In this study, we find evidence that IDPs are the variant of human proteins on which the main drivers of evolutionary change (i.e., mutational bias and natural selection) act more effectively, corroborating their hypothesized important role for evolutionary adaptability and protein evolvability (Tokuriki and Tawfik, 2009). At the same time, we speculate that IDPs have a high tolerance to mutations (both neutral and adaptive) but also a selective propensity to preserve their structural disorder, i.e., flexibility and conformational dynamics under physiological conditions. In support of that, different experimental and computational analyses showed that function and dynamic behavior of intrinsically disordered proteins are under selection and they are conserved in the face of negligible sequence conservation (Daughdrill et al., 2007; Lemas et al., 2016; Zarin et al., 2017; Walter et al., 2019). Additionally, there could be a strong selection to reduce the adverse effects of large concentrations of IDPs by tightly controlling their expression at all levels of transcription, translation, and protein degradation (Gsponer et al., 2008).
5. Conclusion
In this study, we performed a systematic analysis of the evolutionary pressures (natural selection and mutational bias) that shape synonymous codon usage patterns of human genes encoding for different structural variants of proteins. The main result is that intrinsically disordered proteins are not only affected by a basic mutational bias, but they also show a peculiar influence of natural selection as compared to the rest of human proteome.
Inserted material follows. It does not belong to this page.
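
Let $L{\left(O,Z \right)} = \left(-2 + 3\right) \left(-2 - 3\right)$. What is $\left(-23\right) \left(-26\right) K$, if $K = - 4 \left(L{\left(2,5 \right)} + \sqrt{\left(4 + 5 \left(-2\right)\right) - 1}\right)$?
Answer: $11960 - 2392 i \sqrt{7} \approx 11960.0 - 6328.6 i$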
We find new evidence about the crucial role of intrinsically disordered proteins for evolutionary adaptability and protein evolvability identifying them as the variant of human proteins on which both mutational bias and natural selection act more effectively. Additionally, we confirm not only that intrinsically disordered proteins are preferentially encoded by GC-rich genes, but also that they are characterized by the highest fraction of CpG-sites in the sequences, implying a higher susceptibility to methylation resulting in C-T transition mutations (involved in several human cancers). Overall, our results provide new insight towards general laws of protein evolution identifying the intrinsically disordered proteins as reservoirs for evolutionary innovations. Quantifying selective and mutational forces acting on human genes could be useful for future studies concerning protein de novo design, synthetic biology, biotechnology applications, and the identification of proteins that are relevant in human genetic diseases. Moreover, extending the study presented here to the eukaryotes could add further comparative insight into the repertoire of the adaptive evolutionary mechanisms of proteins.